Former preacher and megachurch pastor, Rob Bell, is impressed by dolphins. In a recent interview with Lewis Howes, Rob waxed philosophical about the natural ability of dolphins to just be dolphins, to bypass the frazzled attention spans and psychological reflexivity which characterize so much of human life as we know it. “Most of the time when I surf,” Rob explained, “there are dolphins. Like this morning. And a dolphin goes by, ‘I’m a dolphin.’ It’s just pure presence. It only knows how to be here and be a dolphin, which sounds so unbelievably simple and is probably the most profound thing ever.”
On the face of it, Rob’s statement is unsurprising. Americans have always been quick to sentimentalize animals, and a spiritual homage to dolphins served up by a renown ex-evangelical is predictably satisfying fare among the crowds of seekers who yearn for inner peace and well-being sans Jesus. Why not imitate a contemplative cetacean? Why not discover spiritual bliss while walking the dog? To a certain type of person, this makes a certain amount of sense, and Rob Bell is eager to recommend both practices. Both dolphins and dogs, he avers, live in a state of unadulterated presence, and therein is true joy to be found.

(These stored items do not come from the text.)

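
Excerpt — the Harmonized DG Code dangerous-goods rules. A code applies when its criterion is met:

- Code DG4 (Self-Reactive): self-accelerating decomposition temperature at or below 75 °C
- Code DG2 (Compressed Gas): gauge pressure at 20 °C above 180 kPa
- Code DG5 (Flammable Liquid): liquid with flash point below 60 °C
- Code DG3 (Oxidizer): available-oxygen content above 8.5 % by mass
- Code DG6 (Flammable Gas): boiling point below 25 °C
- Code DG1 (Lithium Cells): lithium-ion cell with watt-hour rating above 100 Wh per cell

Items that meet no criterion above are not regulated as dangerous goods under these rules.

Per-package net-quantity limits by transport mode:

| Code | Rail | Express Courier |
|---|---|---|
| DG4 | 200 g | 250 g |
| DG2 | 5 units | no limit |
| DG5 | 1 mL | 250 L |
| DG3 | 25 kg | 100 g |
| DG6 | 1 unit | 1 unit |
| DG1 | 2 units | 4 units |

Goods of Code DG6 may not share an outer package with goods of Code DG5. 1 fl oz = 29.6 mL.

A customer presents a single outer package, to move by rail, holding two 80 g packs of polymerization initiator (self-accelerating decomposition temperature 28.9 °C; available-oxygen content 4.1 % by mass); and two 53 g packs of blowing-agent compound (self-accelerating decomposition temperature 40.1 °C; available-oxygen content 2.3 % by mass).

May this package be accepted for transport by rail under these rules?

No

Self-accelerating decomposition temperature 28.9 °C meets the Code DG4 criterion (Self-Reactive), so the polymerization initiator is Code DG4.
Blowing-agent compound: self-accelerating decomposition temperature 40.1 °C ≤ 75 °C → Code DG4 (Self-Reactive).
Total Code DG4: (two 80 g packs = 160 g) + (two 53 g packs = 106 g) = 266 g.
That exceeds the Code DG4 rail limit of 200 g.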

But as with most ad hoc philosophies, there are hidden costs. Rob’s veneration of pure presence isn’t entirely devoid of ethical freight, and the Zen-like qualities of his dolphins don’t quite expunge the questions that keep human beings up at night. Listening to Rob and Lewis pursue their dialogue, I noticed that some of the more troubling implications of Rob’s words slowly began to rise to the surface. Questions concerning right and wrong, good and bad, Rob admitted, are no longer interesting to him. Neither is Rob curious about why anything in the universe is as it is. His dolphin-based philosophy is far simpler. Every person is enough. Every moment is a celebration. Every place is a temple. Everything you truly need will be provided as you need it. Ultimately, spiritual life is nothing more than the full and complete awareness of our natural life once it is free and unhindered by our chattering minds, the constraints of society, and the tired dogmas of religious communities.

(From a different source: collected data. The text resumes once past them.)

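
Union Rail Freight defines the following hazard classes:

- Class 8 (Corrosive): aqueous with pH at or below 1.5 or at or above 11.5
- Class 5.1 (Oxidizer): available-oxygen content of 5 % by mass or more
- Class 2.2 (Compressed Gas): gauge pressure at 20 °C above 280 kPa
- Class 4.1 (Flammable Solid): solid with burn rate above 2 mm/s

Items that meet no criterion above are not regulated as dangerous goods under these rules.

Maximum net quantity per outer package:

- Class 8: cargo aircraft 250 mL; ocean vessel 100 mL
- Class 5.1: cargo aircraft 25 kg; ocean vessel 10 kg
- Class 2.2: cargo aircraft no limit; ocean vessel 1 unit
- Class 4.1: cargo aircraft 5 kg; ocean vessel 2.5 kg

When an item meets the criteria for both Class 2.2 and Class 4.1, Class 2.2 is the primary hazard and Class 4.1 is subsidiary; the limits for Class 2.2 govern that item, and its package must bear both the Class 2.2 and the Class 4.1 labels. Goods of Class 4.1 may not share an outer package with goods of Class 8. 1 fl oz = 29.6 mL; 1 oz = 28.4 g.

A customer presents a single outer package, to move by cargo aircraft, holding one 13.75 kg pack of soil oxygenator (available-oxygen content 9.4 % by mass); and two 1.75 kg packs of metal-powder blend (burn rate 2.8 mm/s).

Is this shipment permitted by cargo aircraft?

Yes

With available-oxygen content 9.4 % by mass (≥ 5 % by mass), the soil oxygenator falls in Class 5.1.
With burn rate 2.8 mm/s (> 2 mm/s), the metal-powder blend falls in Class 4.1.
Class 4.1 quantity: two 1.75 kg packs = 3.5 kg.
3.5 kg ≤ 5 kg (cargo aircraft limit, Class 4.1) — within limit.
Class 5.1 quantity: 13.75 kg.
That is within the Class 5.1 cargo aircraft limit of 25 kg.
The segregation rule (Class 4.1 with Class 8) does not apply to Class 4.1 with Class 5.1.
Every hazard class is within its cargo aircraft limit and no segregation rule is violated.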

As a pastor and priest in California, I’ve heard this all before. Such notions spring readily from the lips of Baby Boomers and Millennials alike, and even collar-wearing Mainline clergy are not immune to the spiritual charms of Rob’s seemingly bucolic ontology, a world wherein Tennyson’s unsettling awareness of “nature red in tooth and claw” is conveniently mislaid within the blinding light of pure presence. I’m not sure I should properly call such thinking a “world project,” but it is certainly a common and persuasive line of spiritual reasoning, and underneath it lies a powerful hidden premise: to live within “pure presence” is to step into a higher and deeper form of life.